‘Let me say it, loud and clear: the Conservative party is, and always will be, the party of business,’ declared Philip Hammond at Birmingham — a few hours after City tycoon and former Tory treasurer Michael Spencer told the BBC that the Prime Minister had ‘let herself down personally by not being a champion of business’. Were Spencer’s doubts assuaged by the Chancellor’s reassurance? I doubt it: the truth is Spencer was right.
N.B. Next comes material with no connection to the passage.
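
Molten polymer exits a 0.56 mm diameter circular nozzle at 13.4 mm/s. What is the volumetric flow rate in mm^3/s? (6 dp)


A = pi*(0.56/2)^2 = 0.24630086 mm^2
Q = 0.24630086 * 13.4 = 3.300432 mm^3/s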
Theresa May signalled her non–championship of business in her 2016 leadership bid when, ahead of John McDonnell, she spoke of forcing companies to accept worker representatives on boards and of the ‘irrational, unhealthy’ pay gap between top executives and average workers. Her people scrapped enterprise schemes sponsored by David Cameron in the Cabinet Office, while the Northern Powerhouse, George Osborne’s catalyst for commerce in Manchester and Leeds, went into the deep freeze. The Prime Minister appears to have no friends in the business world and no time for its concerns.
Well, Mrs May is not, in any sense, the heir to Margaret Thatcher — who was sometimes accused of listening too much to friends in the business world — and nor does she have cabinet material, as Thatcher did, of the entrepreneurial calibre of Michael Heseltine, Peter Walker and David Young. All she has in the way of business experience around her are a clutch of second–raters from the City, Spreadsheet Phil who had an obscure career in ‘consultancy’, Gavin Williamson who used to sell fire-places, and Jeremy Hunt, who once launched an educational venture called Hotcourses.
And of course even when politicians do give business people a hearing, the loudest are likely to be those like Spencer who have poured money into party coffers — rather than those such as Ralf Speth of Jaguar Land Rover, Emma Walmsley who runs the pharma giant GlaxoSmithKline, and Sir Charlie Mayfield of the John Lewis Partnership, to name but three, who could tell the PM what’s really about to happen.